In celebration of their 30th season, Green Bay’s Evergreen theater group is starting off their fall season with a classic, Audrey Hepburn cinematic vehicle, The Philadelphia Story. The filmed version has a 100 percent fresh rating on Rotten Tomatoes, citing a “witty script, excellent direction and lead performance,” and critic consensus labels it an “unqualified classic.” It seems like little wonder, considering the star power involved. The original 1940’s film, featured James Stewart, Cary Grant, and Katherine Hepburn.
Evergreen’s returning director, Darby Kern, suggested the original play was specifically written for Hepburn.
“Historically there are a lot of strange things,” Darby said “that make me wonder why she wanted to do the play that revived her career. At the time of the play she was knocking boots with Spencer Tracy, which nobody appreciated.”
When her friend, the author, Phillip Barry wrote a story about a girl with the name making a big mistake in romance, it was hardly a coincidence.
But this came at a time that Hepburn was in trouble and considered by many, “box office poison.” The success of The Philadelphia Story is credited with saving her career, and according to Bill Sergott, the stage manager and Evergreen identity chairman, the work hasn’t lost a step.
“I watched it not that long ago,” Bill said “but I laughed more at our read-through; you know just eight people sitting around a table, reading the lines cold; than anything than I did watching the movie. We can’t believe the talent of the cast. And we don’t say that every time.”

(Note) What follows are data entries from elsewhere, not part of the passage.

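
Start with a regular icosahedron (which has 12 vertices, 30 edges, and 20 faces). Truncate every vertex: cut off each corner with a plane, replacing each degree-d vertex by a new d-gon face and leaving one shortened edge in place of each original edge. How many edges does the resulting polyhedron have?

90

Truncation replaces each original edge-end by a new vertex, so V′ = 2E = 60.
Each original edge survives, and each old vertex of degree d contributes d new edges; summing degrees gives Σd = 2E, so E′ = E + 2E = 3E = 90.
Each original face survives and each original vertex becomes one new face: F′ = F + V = 32.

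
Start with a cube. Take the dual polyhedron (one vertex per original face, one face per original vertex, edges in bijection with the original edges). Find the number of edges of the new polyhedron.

12

The base solid has V = 8, E = 12, F = 6.
The dual swaps V and F and preserves E: V′ = F = 6, E′ = E = 12, F′ = V = 8.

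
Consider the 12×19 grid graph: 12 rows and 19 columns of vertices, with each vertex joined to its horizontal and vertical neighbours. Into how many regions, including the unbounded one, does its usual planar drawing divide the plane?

The grid has V = 12·19 = 228 vertices and E = 12·18 + 19·11 = 425 edges.
F = 2 − V + E = 2 − 228 + 425 = 199.

199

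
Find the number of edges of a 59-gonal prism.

A prism on an n-gon has two n-gon bases and n rectangular sides: V = 2·59 = 118, E = 3·59 = 177, F = 59 + 2 = 61.

177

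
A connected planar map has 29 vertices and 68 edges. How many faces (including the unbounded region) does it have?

Euler's formula for a connected plane graph: V − E + F = 2, so F = 2 − 29 + 68 = 41.

41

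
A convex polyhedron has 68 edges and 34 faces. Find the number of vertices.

36

Here V − E + F = 2.
V = 2 + E − F = 2 + 68 − 34 = 36.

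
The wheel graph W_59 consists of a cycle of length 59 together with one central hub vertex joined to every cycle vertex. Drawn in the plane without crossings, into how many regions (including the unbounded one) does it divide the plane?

60

W_59 has V = 59 + 1 = 60 vertices and E = 2·59 = 118 edges.
By Euler's formula F = 2 − V + E = 2 − 60 + 118 = 60.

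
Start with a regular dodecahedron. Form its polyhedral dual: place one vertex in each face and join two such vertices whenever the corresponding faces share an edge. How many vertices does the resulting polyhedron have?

The base solid has V = 20, E = 30, F = 12.
The dual swaps V and F and preserves E: V′ = F = 12, E′ = E = 30, F′ = V = 20.

12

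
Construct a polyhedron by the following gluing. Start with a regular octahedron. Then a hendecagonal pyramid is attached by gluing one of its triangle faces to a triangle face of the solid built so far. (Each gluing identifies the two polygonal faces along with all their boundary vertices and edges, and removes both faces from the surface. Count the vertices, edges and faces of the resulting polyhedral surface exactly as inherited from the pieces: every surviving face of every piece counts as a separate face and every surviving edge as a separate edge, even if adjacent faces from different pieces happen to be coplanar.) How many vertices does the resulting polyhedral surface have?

15

A regular octahedron: V=6, E=12, F=8.
Attach a hendecagonal pyramid (V=12, E=22, F=12) along a 3-gon: merge 3 vertices and 3 edges, delete both glued faces → V=15, E=31, F=18.
Check: V − E + F = 15 − 31 + 18 = 2.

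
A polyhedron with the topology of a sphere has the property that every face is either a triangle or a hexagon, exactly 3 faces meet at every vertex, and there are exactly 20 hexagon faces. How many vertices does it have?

Let x be the number of triangles; then F = 20 + x.
Edge–face incidences: 2E = 6·20 + 3·x = 120 + 3x.
Every vertex has degree 3, so 3V = 2E.
Euler: V − E + F = 2 ⇒ (2E)/3 − E + (20 + x) = 2.
Multiply by 6: 2·(2E) − 3·(2E) + 6·(20 + x) = 12, i.e. 120 + 6x − (120 + 3x) = 12.
Collecting terms: 3x = 12, so x = 4.
Then 2E = 120 + 3·4 = 132, so E = 66, V = 2E/3 = 44, F = 20 + 4 = 24.

44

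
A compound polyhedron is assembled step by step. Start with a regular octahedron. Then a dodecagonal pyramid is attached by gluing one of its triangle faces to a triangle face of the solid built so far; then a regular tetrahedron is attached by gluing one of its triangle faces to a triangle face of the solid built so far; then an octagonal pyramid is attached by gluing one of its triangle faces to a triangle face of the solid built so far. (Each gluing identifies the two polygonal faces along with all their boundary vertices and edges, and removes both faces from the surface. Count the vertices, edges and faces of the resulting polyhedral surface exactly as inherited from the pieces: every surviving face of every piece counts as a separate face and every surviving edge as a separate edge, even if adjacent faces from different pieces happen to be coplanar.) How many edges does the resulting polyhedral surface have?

A regular octahedron: V=6, E=12, F=8.
Attach a dodecagonal pyramid (V=13, E=24, F=13) along a 3-gon: merge 3 vertices and 3 edges, delete both glued faces → V=16, E=33, F=19.
Attach a regular tetrahedron (V=4, E=6, F=4) along a 3-gon: merge 3 vertices and 3 edges, delete both glued faces → V=17, E=36, F=21.
Attach an octagonal pyramid (V=9, E=16, F=9) along a 3-gon: merge 3 vertices and 3 edges, delete both glued faces → V=23, E=49, F=28.
Check: V − E + F = 23 − 49 + 28 = 2.

49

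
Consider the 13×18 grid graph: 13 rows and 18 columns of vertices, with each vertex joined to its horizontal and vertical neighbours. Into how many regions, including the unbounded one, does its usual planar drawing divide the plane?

205

The grid has V = 13·18 = 234 vertices and E = 13·17 + 18·12 = 437 edges.
F = 2 − V + E = 2 − 234 + 437 = 205.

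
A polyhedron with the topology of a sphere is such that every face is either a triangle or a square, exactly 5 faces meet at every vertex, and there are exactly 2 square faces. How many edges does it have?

Let x be the number of triangles; then F = 2 + x.
Edge–face incidences: 2E = 4·2 + 3·x = 8 + 3x.
Every vertex has degree 5, so 5V = 2E.
Euler: V − E + F = 2 ⇒ (2E)/5 − E + (2 + x) = 2.
Multiply by 10: 2·(2E) − 5·(2E) + 10·(2 + x) = 20, i.e. 20 + 10x − 3·(8 + 3x) = 20.
Collecting terms: x − 4 = 20, so x = 24.
Then 2E = 8 + 3·24 = 80, so E = 40, V = 2E/5 = 16, F = 2 + 24 = 26.

40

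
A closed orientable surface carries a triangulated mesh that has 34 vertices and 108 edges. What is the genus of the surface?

2

Every face is a triangle and each edge borders two faces, so 3F = 2·108, giving F = 72.
χ = V − E + F = 34 − 108 + 72 = -2.
For a closed orientable surface χ = 2 − 2g, so g = (2 − (-2))/2 = 2.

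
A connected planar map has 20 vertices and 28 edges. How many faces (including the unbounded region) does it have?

10

Euler's formula for a connected plane graph: V − E + F = 2, so F = 2 − 20 + 28 = 10.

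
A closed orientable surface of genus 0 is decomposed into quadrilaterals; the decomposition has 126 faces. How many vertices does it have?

128

χ = 2 − 2·0 = 2, and every face is a square so 4F = 2E.
E = 4·126/2 = 252. Then V = 2 + E − F = 2 + 252 − 126 = 128.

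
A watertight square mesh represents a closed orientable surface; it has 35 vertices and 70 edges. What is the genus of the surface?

1

Every face is a square and each edge borders two faces, so 4F = 2·70, giving F = 35.
χ = V − E + F = 35 − 70 + 35 = 0.
For a closed orientable surface χ = 2 − 2g, so g = (2 − (0))/2 = 1.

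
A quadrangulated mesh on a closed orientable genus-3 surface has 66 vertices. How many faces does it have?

70

χ = 2 − 2·3 = -4, and every face is a square so 4F = 2E.
V − E + F = -4 with E = 4F/2 gives 66 − (4/2 − 1)·F = -4, so F = 70 and E = 140.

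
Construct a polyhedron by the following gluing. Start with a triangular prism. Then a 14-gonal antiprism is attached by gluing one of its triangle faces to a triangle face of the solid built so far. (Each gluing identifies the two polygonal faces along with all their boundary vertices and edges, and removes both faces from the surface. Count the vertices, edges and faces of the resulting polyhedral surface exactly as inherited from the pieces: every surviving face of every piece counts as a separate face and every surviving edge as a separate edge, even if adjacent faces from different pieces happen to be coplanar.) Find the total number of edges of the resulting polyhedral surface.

62

A triangular prism: V=6, E=9, F=5.
Attach a 14-gonal antiprism (V=28, E=56, F=30) along a 3-gon: merge 3 vertices and 3 edges, delete both glued faces → V=31, E=62, F=33.
Check: V − E + F = 31 − 62 + 33 = 2.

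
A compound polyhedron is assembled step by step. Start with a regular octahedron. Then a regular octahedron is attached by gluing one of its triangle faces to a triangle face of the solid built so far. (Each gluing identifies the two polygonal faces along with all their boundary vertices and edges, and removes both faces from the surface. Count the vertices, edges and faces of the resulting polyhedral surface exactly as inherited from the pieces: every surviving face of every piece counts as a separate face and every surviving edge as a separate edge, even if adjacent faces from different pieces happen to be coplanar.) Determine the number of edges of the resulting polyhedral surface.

A regular octahedron: V=6, E=12, F=8.
Attach a regular octahedron (V=6, E=12, F=8) along a 3-gon: merge 3 vertices and 3 edges, delete both glued faces → V=9, E=21, F=14.
Check: V − E + F = 9 − 21 + 14 = 2.

21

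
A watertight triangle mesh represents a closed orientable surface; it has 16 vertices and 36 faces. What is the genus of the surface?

Every face is a triangle, so 2E = 3·36 = 108, giving E = 54.
χ = V − E + F = 16 − 54 + 36 = -2.
For a closed orientable surface χ = 2 − 2g, so g = (2 − (-2))/2 = 2.

2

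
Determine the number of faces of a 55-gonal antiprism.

112

An antiprism on an n-gon has two n-gon caps and 2n triangles: V = 2·55 = 110, E = 4·55 = 220, F = 2·55 + 2 = 112.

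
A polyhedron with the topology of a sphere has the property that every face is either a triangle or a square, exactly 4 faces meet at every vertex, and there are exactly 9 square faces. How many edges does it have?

30

Let x be the number of triangles; then F = 9 + x.
Edge–face incidences: 2E = 4·9 + 3·x = 36 + 3x.
Every vertex has degree 4, so 4V = 2E.
Euler: V − E + F = 2 ⇒ (2E)/4 − E + (9 + x) = 2.
Multiply by 8: 2·(2E) − 4·(2E) + 8·(9 + x) = 16, i.e. 72 + 8x − 2·(36 + 3x) = 16.
Collecting terms: 2x = 16, so x = 8.
Then 2E = 36 + 3·8 = 60, so E = 30, V = 2E/4 = 15, F = 9 + 8 = 17.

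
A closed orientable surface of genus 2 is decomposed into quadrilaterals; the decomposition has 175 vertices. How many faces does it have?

χ = 2 − 2·2 = -2, and every face is a square so 4F = 2E.
V − E + F = -2 with E = 4F/2 gives 175 − (4/2 − 1)·F = -2, so F = 177 and E = 354.

177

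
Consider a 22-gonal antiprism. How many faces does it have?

An antiprism on an n-gon has two n-gon caps and 2n triangles: V = 2·22 = 44, E = 4·22 = 88, F = 2·22 + 2 = 46.

46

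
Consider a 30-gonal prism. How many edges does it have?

A prism on an n-gon has two n-gon bases and n rectangular sides: V = 2·30 = 60, E = 3·30 = 90, F = 30 + 2 = 32.
Check: V − E + F = 60 − 90 + 32 = 2.

90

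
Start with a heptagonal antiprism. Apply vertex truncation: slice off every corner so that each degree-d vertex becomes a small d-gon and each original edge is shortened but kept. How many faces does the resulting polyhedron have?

30

The base solid has V = 14, E = 28, F = 16.
Truncation replaces each original edge-end by a new vertex, so V′ = 2E = 56.
Each original edge survives, and each old vertex of degree d contributes d new edges; summing degrees gives Σd = 2E, so E′ = E + 2E = 3E = 84.
Each original face survives and each original vertex becomes one new face: F′ = F + V = 30.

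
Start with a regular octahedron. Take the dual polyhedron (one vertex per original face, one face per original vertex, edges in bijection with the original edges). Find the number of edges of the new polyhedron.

12

The base solid has V = 6, E = 12, F = 8.
The dual swaps V and F and preserves E: V′ = F = 8, E′ = E = 12, F′ = V = 6.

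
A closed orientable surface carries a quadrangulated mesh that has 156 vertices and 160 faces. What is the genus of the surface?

3

Every face is a square, so 2E = 4·160 = 640, giving E = 320.
χ = V − E + F = 156 − 320 + 160 = -4.
For a closed orientable surface χ = 2 − 2g, so g = (2 − (-4))/2 = 3.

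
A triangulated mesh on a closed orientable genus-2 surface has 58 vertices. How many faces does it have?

χ = 2 − 2·2 = -2, and every face is a triangle so 3F = 2E.
V − E + F = -2 with E = 3F/2 gives 58 − (3/2 − 1)·F = -2, so F = 120 and E = 180.

120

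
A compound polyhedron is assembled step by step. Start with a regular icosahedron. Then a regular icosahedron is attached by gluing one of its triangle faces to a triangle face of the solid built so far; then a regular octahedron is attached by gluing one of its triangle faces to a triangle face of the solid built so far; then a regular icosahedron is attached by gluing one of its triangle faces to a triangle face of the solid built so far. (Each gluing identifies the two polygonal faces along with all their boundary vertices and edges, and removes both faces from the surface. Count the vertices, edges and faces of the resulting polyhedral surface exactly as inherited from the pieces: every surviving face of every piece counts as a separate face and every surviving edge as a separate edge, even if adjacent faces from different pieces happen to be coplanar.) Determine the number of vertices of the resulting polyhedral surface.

33

A regular icosahedron: V=12, E=30, F=20.
Attach a regular icosahedron (V=12, E=30, F=20) along a 3-gon: merge 3 vertices and 3 edges, delete both glued faces → V=21, E=57, F=38.
Attach a regular octahedron (V=6, E=12, F=8) along a 3-gon: merge 3 vertices and 3 edges, delete both glued faces → V=24, E=66, F=44.
Attach a regular icosahedron (V=12, E=30, F=20) along a 3-gon: merge 3 vertices and 3 edges, delete both glued faces → V=33, E=93, F=62.
Check: V − E + F = 33 − 93 + 62 = 2.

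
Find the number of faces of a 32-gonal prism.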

The entire Evergreen crew seems keen on how well the piece has weathered the intervening years. In fact The Philedelphia Story has effectively become a period piece, apparently without losing it’s edge. It’s a romantic comedy, centered a young divorcee, caught up with her new fiancee, her ex and a journalist: the divorced love interest being a common conceit around the 40’s thanks to a production code that forbid adultery on the big screen.
“The Lordes are a very wealthy Philidelphia family, “according to Evergreen’s President Kathy Treenkler. “They come from old money. It’s set at a time when becoming famous, just for being famous was a pretty new thing. They weren’t worried about keeping up with the Joneses…they are the Joneses.”
Mr. Sergott told us his favorite part about the humor is how intelligent it is.
“Sometimes it’s clever enough, it can take a bit to click,” Bill said. “We used to call them joke grenades in improv comedy, where you get it like a line or two later! And comedy manifests itself with the interaction between characters focusing on personality, not slapstick. But half the fun at the rehearsal is watching the actors bring the characters to life. The mannerisms of the actors on stage alone were enough to draw laughter.”
“Money just has so much to do with it,” Darby added “and prestige and class. All these kinds of things that people kind of hate nowadays. And yet there’s so much humor within it. And without putting too fine a point on it: this cast is fantastic. They are.”
Perhaps it takes a cast this good to take advantage of the opportunity a play like The Philidelphia Story presents.
Alex Sabine is the actor taking on the George Kitteredge role.
“The not-often seen part of theater,” Alex said “written most a century ago, leaves a large amount of interpretation for the players on the stage, and the director to work their own vision into a piece.”
This is one gem that looks to shine as Evergreen picks it off the dusty shelf. Look for them on the St. Norbert’s Webb Theater stage September 18-20, and the following weekend, September 24-26.